CTNJ file photo
Gov. Dannel P. Malloy’s budget director told the news media Wednesday that the budget numbers end with 2015 and it would be wrong to report that there are deficits in 2016, 2017, and 2018.

However, if the consensus revenues adopted by the nonpartisan Office of Fiscal Analysis and Malloy’s budget office are compared to the spending estimates from legislative analysts, then there will be a $1.29 billion and $1.47 billion deficits awaiting the next General Assembly and governor.

“Spending has only been adopted through 2015,” Ben Barnes, Malloy’s budget director, said Wednesday. “We’re going to propose recommendations to adjust the appropriations for 2015. There’s no budget in place for any year after fiscal 2015. There’s no such thing, in my view, as a deficit or a surplus in years in which there is no appropriation in place.”

If that logic is applied to before Malloy took office, it would mean he did not inherit a $3.67 billion deficit.

“Um,” Barnes replied. “Eh. I don’t want to say that.”

“Obviously, I think being a month before the deadline for submitting a budget is a little different than being several years away from submitting a budget,” Barnes said.

When the Malloy administration took office in January 2011 it was tasked with submitting a budget to the General Assembly in the first week of February.

House Minority Leader Lawrence Cafero, R-Norwalk, said that using the Malloy administration’s new accounting method for estimating budgets, the deficit he inherited from former Gov.

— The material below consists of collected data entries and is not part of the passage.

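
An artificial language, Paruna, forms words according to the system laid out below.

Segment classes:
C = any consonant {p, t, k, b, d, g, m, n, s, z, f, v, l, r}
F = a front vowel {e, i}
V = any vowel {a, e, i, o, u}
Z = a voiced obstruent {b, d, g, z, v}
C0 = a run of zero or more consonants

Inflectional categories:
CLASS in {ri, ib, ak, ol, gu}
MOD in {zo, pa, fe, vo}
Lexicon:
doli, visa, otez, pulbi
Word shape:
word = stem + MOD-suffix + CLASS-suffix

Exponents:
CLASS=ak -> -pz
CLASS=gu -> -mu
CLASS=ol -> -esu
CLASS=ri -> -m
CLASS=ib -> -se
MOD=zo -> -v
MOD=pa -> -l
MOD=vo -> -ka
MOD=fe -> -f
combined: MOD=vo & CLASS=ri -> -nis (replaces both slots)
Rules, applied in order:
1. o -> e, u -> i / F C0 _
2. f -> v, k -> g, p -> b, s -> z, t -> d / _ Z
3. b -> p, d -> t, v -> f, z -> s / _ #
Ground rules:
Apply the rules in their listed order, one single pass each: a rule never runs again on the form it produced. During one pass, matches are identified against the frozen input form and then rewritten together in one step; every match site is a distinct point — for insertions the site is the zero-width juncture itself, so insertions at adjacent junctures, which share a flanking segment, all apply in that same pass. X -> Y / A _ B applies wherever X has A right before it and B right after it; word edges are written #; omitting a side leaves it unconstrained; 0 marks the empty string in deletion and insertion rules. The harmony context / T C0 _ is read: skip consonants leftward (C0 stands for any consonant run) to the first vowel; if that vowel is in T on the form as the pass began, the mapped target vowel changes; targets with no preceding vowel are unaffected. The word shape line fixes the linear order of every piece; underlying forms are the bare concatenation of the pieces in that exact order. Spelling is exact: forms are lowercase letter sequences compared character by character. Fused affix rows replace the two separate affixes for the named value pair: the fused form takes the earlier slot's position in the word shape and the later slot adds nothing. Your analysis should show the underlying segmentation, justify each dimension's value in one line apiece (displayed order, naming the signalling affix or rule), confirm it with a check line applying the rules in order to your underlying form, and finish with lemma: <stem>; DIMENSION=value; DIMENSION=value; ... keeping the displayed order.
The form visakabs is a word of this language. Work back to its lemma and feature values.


underlying: visa-ka-pz
CLASS=ak - signalled by the affix -pz
MOD=vo - signalled by the affix -ka
check: visakapz -> visakapz -> visakabz -> visakabs
lemma: visa; CLASS=ak; MOD=vo


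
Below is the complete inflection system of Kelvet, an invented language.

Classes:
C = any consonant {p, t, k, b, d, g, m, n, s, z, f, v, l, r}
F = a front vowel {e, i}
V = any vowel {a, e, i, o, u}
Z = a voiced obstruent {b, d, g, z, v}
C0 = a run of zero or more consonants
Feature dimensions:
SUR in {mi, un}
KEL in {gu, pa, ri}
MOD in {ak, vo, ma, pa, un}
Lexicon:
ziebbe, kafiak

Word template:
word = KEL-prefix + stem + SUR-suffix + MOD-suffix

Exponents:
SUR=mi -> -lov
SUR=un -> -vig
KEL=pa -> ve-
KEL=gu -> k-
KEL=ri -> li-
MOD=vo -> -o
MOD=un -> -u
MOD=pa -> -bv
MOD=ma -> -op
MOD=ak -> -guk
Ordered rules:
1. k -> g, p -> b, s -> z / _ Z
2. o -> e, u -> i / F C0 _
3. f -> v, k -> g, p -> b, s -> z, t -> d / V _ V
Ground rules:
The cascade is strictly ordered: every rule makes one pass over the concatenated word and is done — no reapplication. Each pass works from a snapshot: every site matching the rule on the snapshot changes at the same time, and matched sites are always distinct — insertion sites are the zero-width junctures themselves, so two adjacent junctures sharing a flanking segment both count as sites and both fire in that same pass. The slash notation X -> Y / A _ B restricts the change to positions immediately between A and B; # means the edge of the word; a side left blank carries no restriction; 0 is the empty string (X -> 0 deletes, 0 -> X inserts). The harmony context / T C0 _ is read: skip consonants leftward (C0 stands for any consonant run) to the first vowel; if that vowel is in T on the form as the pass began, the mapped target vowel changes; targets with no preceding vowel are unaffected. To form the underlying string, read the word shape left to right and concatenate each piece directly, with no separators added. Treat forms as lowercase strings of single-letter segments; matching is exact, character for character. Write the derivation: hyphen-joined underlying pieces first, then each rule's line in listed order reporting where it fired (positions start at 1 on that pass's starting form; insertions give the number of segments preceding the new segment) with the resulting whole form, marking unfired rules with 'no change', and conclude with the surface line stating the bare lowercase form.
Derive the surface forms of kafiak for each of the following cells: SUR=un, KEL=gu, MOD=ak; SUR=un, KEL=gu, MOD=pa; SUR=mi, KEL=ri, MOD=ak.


cell SUR=un, KEL=gu, MOD=ak:
underlying: k-kafiak-vig-guk
1. k -> g, p -> b, s -> z / _ Z: fires at position(s) 7: kkafiagvigguk
2. o -> e, u -> i / F C0 _: fires at position(s) 12: kkafiagviggik
3. f -> v, k -> g, p -> b, s -> z, t -> d / V _ V: fires at position(s) 4: kkaviagviggik
surface: kkaviagviggik

cell SUR=un, KEL=gu, MOD=pa:
underlying: k-kafiak-vig-bv
1. k -> g, p -> b, s -> z / _ Z: fires at position(s) 7: kkafiagvigbv
2. o -> e, u -> i / F C0 _: no change
3. f -> v, k -> g, p -> b, s -> z, t -> d / V _ V: fires at position(s) 4: kkaviagvigbv
surface: kkaviagvigbv

cell SUR=mi, KEL=ri, MOD=ak:
underlying: li-kafiak-lov-guk
1. k -> g, p -> b, s -> z / _ Z: no change
2. o -> e, u -> i / F C0 _: no change
3. f -> v, k -> g, p -> b, s -> z, t -> d / V _ V: fires at position(s) 3, 5: ligaviaklovguk
surface: ligaviaklovguk


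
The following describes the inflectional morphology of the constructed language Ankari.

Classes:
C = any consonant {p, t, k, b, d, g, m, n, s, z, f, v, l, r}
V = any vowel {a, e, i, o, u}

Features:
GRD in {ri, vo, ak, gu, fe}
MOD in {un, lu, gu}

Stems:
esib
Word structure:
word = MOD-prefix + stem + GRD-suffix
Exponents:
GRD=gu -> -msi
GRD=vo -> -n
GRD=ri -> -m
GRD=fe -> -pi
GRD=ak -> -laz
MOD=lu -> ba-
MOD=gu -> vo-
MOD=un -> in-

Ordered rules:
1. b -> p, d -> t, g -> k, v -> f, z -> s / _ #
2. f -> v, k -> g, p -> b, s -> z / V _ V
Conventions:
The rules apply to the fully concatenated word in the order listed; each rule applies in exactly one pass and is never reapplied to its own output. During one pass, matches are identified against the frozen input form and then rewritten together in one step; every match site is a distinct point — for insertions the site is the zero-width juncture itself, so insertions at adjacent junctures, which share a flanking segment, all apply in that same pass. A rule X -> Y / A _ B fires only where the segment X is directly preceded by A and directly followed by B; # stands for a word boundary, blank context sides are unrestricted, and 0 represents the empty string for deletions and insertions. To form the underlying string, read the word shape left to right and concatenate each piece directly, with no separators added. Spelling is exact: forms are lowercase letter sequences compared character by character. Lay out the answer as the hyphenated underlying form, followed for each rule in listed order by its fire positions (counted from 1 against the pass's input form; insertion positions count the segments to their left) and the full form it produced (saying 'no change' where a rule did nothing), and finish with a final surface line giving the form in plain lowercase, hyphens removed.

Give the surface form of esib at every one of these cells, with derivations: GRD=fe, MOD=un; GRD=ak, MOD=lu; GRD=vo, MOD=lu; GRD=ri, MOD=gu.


cell GRD=fe, MOD=un:
underlying: in-esib-pi
1. b -> p, d -> t, g -> k, v -> f, z -> s / _ #: no change
2. f -> v, k -> g, p -> b, s -> z / V _ V: fires at position(s) 4: inezibpi
surface: inezibpi

cell GRD=ak, MOD=lu:
underlying: ba-esib-laz
1. b -> p, d -> t, g -> k, v -> f, z -> s / _ #: fires at position(s) 9: baesiblas
2. f -> v, k -> g, p -> b, s -> z / V _ V: fires at position(s) 4: baeziblas
surface: baeziblas

cell GRD=vo, MOD=lu:
underlying: ba-esib-n
1. b -> p, d -> t, g -> k, v -> f, z -> s / _ #: no change
2. f -> v, k -> g, p -> b, s -> z / V _ V: fires at position(s) 4: baezibn
surface: baezibn

cell GRD=ri, MOD=gu:
underlying: vo-esib-m
1. b -> p, d -> t, g -> k, v -> f, z -> s / _ #: no change
2. f -> v, k -> g, p -> b, s -> z / V _ V: fires at position(s) 4: voezibm
surface: voezibm


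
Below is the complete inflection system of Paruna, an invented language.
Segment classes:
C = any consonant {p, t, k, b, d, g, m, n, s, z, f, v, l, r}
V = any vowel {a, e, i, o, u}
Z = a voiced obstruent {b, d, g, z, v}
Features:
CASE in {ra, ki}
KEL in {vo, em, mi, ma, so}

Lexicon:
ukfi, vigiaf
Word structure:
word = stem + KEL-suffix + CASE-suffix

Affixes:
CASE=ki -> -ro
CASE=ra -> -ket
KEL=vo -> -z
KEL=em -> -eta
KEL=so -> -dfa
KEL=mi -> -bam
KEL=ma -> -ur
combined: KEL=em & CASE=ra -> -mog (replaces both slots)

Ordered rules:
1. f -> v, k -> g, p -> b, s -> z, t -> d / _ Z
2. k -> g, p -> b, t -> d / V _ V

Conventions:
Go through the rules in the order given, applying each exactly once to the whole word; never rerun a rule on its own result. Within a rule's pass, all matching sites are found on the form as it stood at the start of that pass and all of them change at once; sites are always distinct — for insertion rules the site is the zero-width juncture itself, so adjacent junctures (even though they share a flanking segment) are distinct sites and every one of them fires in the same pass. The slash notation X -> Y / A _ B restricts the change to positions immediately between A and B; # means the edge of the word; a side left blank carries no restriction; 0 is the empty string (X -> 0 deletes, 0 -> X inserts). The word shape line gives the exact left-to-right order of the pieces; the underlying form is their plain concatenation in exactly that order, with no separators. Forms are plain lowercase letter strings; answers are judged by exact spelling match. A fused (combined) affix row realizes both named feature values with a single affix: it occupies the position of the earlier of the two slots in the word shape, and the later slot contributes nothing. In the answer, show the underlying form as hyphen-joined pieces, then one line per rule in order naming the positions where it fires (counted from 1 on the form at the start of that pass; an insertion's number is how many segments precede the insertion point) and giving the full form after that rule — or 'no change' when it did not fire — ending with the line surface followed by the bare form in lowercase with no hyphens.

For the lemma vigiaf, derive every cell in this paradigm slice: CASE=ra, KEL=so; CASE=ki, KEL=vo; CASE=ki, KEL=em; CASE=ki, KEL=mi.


cell CASE=ra, KEL=so:
underlying: vigiaf-dfa-ket
1. f -> v, k -> g, p -> b, s -> z, t -> d / _ Z: fires at position(s) 6: vigiavdfaket
2. k -> g, p -> b, t -> d / V _ V: fires at position(s) 10: vigiavdfaget
surface: vigiavdfaget

cell CASE=ki, KEL=vo:
underlying: vigiaf-z-ro
1. f -> v, k -> g, p -> b, s -> z, t -> d / _ Z: fires at position(s) 6: vigiavzro
2. k -> g, p -> b, t -> d / V _ V: no change
surface: vigiavzro

cell CASE=ki, KEL=em:
underlying: vigiaf-eta-ro
1. f -> v, k -> g, p -> b, s -> z, t -> d / _ Z: no change
2. k -> g, p -> b, t -> d / V _ V: fires at position(s) 8: vigiafedaro
surface: vigiafedaro

cell CASE=ki, KEL=mi:
underlying: vigiaf-bam-ro
1. f -> v, k -> g, p -> b, s -> z, t -> d / _ Z: fires at position(s) 6: vigiavbamro
2. k -> g, p -> b, t -> d / V _ V: no change
surface: vigiavbamro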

M. Jodi Rell would have been about $3.2 billion.

Cafero said Malloy is “quick to remind all of us that he inherited a $3.2 billion deficit.” But Cafero pointed to the projected $1.3 billion deficit in 2016 and the $1.8 billion tax increase Malloy signed in his first year. He said add up those numbers and you get to around the same amount of the deficit he inherited. 

“The bottom line is the state of Connecticut better off — the age old question — today than it was four years ago? The resounding answer by every fiscal indicator is ‘No’,” Cafero said.